Conserved Lysine in β-Lactam Synthetase Assists Ring Cyclization: Implications for Clavam and Carbapenem Biosynthesis

• Published in: Chembiochem : a European journal of chemical biology Vol. 10; no. 18; pp. 2904 - 2912
• Main Authors: Raber, Mary L, Castillo, Alvaro, Greer, Alexander, Townsend, Craig A
• Format: Journal Article
• Language: English
• Published: Weinheim Wiley-VCH Verlag 14.12.2009; WILEY-VCH Verlag; WILEY‐VCH Verlag
• Subjects: Amidohydrolases - chemistry; Amidohydrolases - metabolism; Amino Acid Sequence; Amino Acid Substitution; Anti-Bacterial Agents - biosynthesis; beta-lactam; biosynthesis; Carbapenems - biosynthesis; clavulanic acid; Clavulanic Acids - biosynthesis; Crystallography, X-Ray; Cyclization; density functional theory; Ethylenes - chemistry; Hydrogen-Ion Concentration; Ketones - chemistry; Kinetics; Lysine - metabolism; Molecular Sequence Data; Mutagenesis, Site-Directed; pH-rate profiles; Sequence Alignment; Thermodynamics
• ISSN: 1439-4227; 1439-7633
• DOI: 10.1002/cbic.200900389

β-Lactam synthetase (β-LS) is the paradigm of a growing class of enzymes that form the critical β-lactam ring in the clavam and carbapenem antibiotics. β-LS catalyzes a two-stage reaction in which N²-(2-carboxyethyl)-L-arginine is first adenylated, and then undergoes intramolecular ring closure.

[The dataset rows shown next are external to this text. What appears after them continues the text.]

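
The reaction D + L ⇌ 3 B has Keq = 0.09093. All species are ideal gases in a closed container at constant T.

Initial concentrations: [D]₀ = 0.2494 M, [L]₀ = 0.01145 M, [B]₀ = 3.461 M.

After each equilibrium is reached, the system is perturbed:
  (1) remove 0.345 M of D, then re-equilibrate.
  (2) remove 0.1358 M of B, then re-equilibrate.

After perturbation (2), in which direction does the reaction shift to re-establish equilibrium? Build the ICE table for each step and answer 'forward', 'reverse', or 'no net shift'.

Direction: forward

Q₀ = 1.4518e+04 vs Keq = 0.09093 ⇒ Q>K, reverse
Step 1:
                  D         L         B
  init       0.2494   0.01145     3.461
  Δ          0.9924    0.9924    -2.977
  eq          1.242     1.004    0.4839
  solve Keq expr → x = -0.9924; check Q = 0.09093
Then remove 0.345 M of D.
Step 2:
                  D         L         B
  init       0.8968     1.004    0.4839
  Δ         0.01506   0.01506  -0.04517
  eq         0.9118     1.019    0.4388
  solve Keq expr → x = -0.01506; check Q = 0.09093
Then remove 0.1358 M of B.
Step 3:
                  D         L         B
  init       0.9118     1.019     0.303
  Δ        -0.04107  -0.04107    0.1232
  eq         0.8707    0.9778    0.4262
  solve Keq expr → x = 0.04107; check Q = 0.09093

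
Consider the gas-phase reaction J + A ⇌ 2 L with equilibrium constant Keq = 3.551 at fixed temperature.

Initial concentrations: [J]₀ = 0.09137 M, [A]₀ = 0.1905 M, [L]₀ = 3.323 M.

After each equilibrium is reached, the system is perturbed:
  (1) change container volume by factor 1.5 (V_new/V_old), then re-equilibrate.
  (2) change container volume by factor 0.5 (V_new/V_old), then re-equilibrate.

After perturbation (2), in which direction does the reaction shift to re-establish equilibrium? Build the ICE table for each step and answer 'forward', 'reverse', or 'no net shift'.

Q₀ = 634.4 vs Keq = 3.551 ⇒ Q>K, reverse
Step 1:
                    J           A           L
  Initial     0.09137      0.1905       3.323
  Change       0.7877      0.7877      -1.575
  Equil        0.8791      0.9782       1.748
  solve Keq expr → x = -0.7877; check Q = 3.551
Then change container volume by factor 1.5 (V_new/V_old).
Step 2:
                    J           A           L
  Initial      0.5861      0.6522       1.165
  Change            0           0           0
  Equil        0.5861      0.6522       1.165
  solve Keq expr → x = 0; check Q = 3.551
Then change container volume by factor 0.5 (V_new/V_old).
Step 3:
                    J           A           L
  Initial       1.172       1.304        2.33
  Change            0           0           0
  Equil         1.172       1.304        2.33
  solve Keq expr → x = 0; check Q = 3.551

Direction: no net shift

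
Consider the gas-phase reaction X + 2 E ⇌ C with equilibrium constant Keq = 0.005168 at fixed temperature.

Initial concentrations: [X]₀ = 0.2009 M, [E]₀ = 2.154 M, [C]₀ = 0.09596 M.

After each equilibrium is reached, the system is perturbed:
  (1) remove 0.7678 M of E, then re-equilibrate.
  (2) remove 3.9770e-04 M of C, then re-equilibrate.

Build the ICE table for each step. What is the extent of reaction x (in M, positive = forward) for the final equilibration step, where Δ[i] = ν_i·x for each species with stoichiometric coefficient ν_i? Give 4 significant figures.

Q₀ = 0.1029 vs Keq = 0.005168 ⇒ Q>K, reverse
Step 1:
                    X           E           C
  Initial      0.2009       2.154     0.09596
  Change      0.08786      0.1757    -0.08786
  Equil        0.2888        2.33      0.0081
  solve Keq expr → x = -0.08786; check Q = 0.005168
Then remove 0.7678 M of E.
Step 2:
                    X           E           C
  Initial      0.2888       1.562      0.0081
  Change     0.004363    0.008725   -0.004363
  Equil        0.2931       1.571    0.003737
  solve Keq expr → x = -0.004363; check Q = 0.005168
Then remove 3.9770e-04 M of C.
Step 3:
                    X           E           C
  Initial      0.2931       1.571    0.003339
  Change  -3.8904e-04 -7.7809e-04  3.8904e-04
  Equil        0.2927        1.57    0.003728
  solve Keq expr → x = 3.8904e-04; check Q = 0.005168

x = 3.8904e-04 M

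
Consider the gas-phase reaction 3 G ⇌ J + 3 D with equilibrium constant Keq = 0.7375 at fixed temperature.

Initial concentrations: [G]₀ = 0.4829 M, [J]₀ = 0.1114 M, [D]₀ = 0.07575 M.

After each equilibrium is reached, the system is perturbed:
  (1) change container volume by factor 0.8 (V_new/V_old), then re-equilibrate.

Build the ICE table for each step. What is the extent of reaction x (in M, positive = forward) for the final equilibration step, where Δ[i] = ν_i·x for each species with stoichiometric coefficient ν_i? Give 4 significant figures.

x = -0.003867 M

Q₀ = 4.2999e-04 vs Keq = 0.7375 ⇒ Q<K, forward
Step 1:
                  G         J         D
  Initial    0.4829    0.1114   0.07575
  Change    -0.2636   0.08785    0.2636
  Equil      0.2193    0.1993    0.3393
  solve Keq expr → x = 0.08785; check Q = 0.7375
Then change container volume by factor 0.8 (V_new/V_old).
Step 2:
                  G         J         D
  Initial    0.2742    0.2491    0.4241
  Change     0.0116 -0.003867   -0.0116
  Equil      0.2858    0.2452    0.4125
  solve Keq expr → x = -0.003867; check Q = 0.7375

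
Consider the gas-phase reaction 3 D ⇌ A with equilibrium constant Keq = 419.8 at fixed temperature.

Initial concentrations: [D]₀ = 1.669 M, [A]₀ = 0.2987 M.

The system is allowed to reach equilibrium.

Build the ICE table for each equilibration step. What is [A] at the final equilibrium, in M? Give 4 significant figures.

[A]_eq = 0.8135 M

Q₀ = 0.06425 vs Keq = 419.8 ⇒ Q<K, forward
Step 1:
                   D          A
  Initial      1.669     0.2987
  Change      -1.544     0.5148
  Equil       0.1247     0.8135
  solve Keq expr → x = 0.5148; check Q = 419.8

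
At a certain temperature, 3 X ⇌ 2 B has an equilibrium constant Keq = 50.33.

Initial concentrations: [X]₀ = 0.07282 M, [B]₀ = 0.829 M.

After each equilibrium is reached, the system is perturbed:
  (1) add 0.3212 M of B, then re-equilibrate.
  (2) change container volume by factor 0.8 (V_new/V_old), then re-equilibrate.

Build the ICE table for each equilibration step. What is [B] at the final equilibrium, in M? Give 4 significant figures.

[B]_eq = 1.285 M

Q₀ = 1780 vs Keq = 50.33 ⇒ Q>K, reverse
Step 1:
                    X           B
  Initial     0.07282       0.829
  Change        0.147    -0.09798
  Equil        0.2198       0.731
  solve Keq expr → x = -0.04899; check Q = 50.33
Then add 0.3212 M of B.
Step 2:
                    X           B
  Initial      0.2198       1.052
  Change      0.05398    -0.03599
  Equil        0.2738       1.016
  solve Keq expr → x = -0.01799; check Q = 50.33
Then change container volume by factor 0.8 (V_new/V_old).
Step 3:
                    X           B
  Initial      0.3422        1.27
  Change     -0.02208     0.01472
  Equil        0.3201       1.285
  solve Keq expr → x = 0.00736; check Q = 50.33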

It was previously shown that the forward kinetic commitment to β-lactam formation is high, and that the overall rate of reaction is partially limited to a protein conformational change rather than to the chemical step alone of closing the strained ring. β-Lactam formation was evaluated on the basis of X-ray crystal structures, site-specific mutation, and kinetic and computational studies. The combined evidence clearly points to a reaction coordinate involving the formation of a tetrahedral transition state/intermediate stabilized by a conserved Lys. The combination of substrate preorganization, a well-stabilized transition state and an excellent leaving group facilitates this acyl substitution to account for the strong forward commitment to catalysis and to lower the barrier of four-membered ring formation to the magnitude of a protein conformational change.